Mémoires des esclavages : La fondation d'un centre national pour la mémoire des esclavages et de leurs abolitions
de Édouard Glissant

critiqué par Feint, le 21 juillet 2008
( - 61 ans)


La note:  étoiles
Créole pluriel
A l’occasion de la fondation d’un "Centre national pour la mémoire des esclavages et de leurs abolitions", ce beau texte d’Edouard Glissant décline au pluriel – un pluriel bienvenu – ce sujet encore trop méconnu, au moins en France métropolitaine.
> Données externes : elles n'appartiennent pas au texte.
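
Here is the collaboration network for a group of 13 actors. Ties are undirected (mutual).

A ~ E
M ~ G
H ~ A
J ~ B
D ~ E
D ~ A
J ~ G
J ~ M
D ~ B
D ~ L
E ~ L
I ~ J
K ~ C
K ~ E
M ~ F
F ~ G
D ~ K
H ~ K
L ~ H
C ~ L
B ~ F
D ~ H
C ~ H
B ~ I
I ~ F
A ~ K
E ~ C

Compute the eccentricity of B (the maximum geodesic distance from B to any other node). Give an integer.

Distances from B: A:2, C:3, D:1, E:2, F:1, G:2, H:2, I:1, J:1, K:2, L:2, M:2.
The largest is 3 (to C), so the eccentricity of B is 3.

3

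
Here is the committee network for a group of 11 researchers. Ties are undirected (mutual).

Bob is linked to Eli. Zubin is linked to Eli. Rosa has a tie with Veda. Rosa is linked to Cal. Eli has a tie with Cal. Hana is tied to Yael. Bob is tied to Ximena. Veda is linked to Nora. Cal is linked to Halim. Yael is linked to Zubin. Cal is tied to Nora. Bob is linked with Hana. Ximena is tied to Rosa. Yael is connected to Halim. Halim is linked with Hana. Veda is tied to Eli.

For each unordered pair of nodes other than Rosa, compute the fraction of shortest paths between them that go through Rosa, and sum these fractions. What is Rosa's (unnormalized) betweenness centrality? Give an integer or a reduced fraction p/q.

Pairs whose geodesics pass through Rosa — Veda–Cal: 1/3; Veda–Halim: 1/3; Veda–Ximena: 1; Nora–Ximena: 2/2; Cal–Ximena: 1; Halim–Ximena: 1/2.
All other pairs contribute 0.
Summing the contributions gives betweenness(Rosa) = 25/6.

25/6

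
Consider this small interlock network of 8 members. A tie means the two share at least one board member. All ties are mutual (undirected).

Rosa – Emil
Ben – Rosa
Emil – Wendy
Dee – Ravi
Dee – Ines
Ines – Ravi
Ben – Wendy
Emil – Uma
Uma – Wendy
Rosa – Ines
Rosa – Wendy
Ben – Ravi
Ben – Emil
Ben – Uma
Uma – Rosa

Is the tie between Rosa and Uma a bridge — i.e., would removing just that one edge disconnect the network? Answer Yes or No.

Even without that edge, Rosa still reaches Uma via Rosa – Ben – Uma, so the network stays connected. Not a bridge.

No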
J’aime particulièrement sa façon de penser le monde créole dans le monde, se répondant de part et d’autre des océans, de le voir comme un perpétuel mouvement, jamais figé, une beauté née de la rencontre, ou plutôt des rencontres – dont on n’oubliera pas les causes, sans réclamer rien d’autre qu’une reconnaissance.
En marchant dans la mangrove, entre deux lectures, je ne pouvais m’empêcher d’y voir la métaphore naturelle du monde créole, que d’ailleurs ici et là elle accompagne.

"S'il y a une raison de fonder un Centre national autour d'un pareil sujet, c'est-à-dire de cet esclavage-ci plus particulièrement, oui de cet esclavage-ci, africain, caraïbe, américain, transindien, européen, alors que nous savons que tous les esclavages sont également monstrueux et hors humanité, peut-être la trouvons-nous avant tout dans ceci qu'il a intéressé la plupart du monde connu à l'occident du monde, c'est-à-dire qu'il a établi un lien d'un ton nouveau entre pays et cultures, que ce lien, on a voulu le faire méconnaître, qu'il a brassé un nombre incalculable de beautés dans un nombre aussi incalculable de supplices, qu'il en est résulté la créolisation de ce grand pan du monde, créolisation aussi belle que sa démocratisation, qui a répercuté sur une partie de notre monde actuel et qui a fait que nous y sommes entrés, et qu'alors ce Centre doit être national parce que c'est là le meilleur chemin pour en démultiplier toutes les approches et toutes les résonances internationales."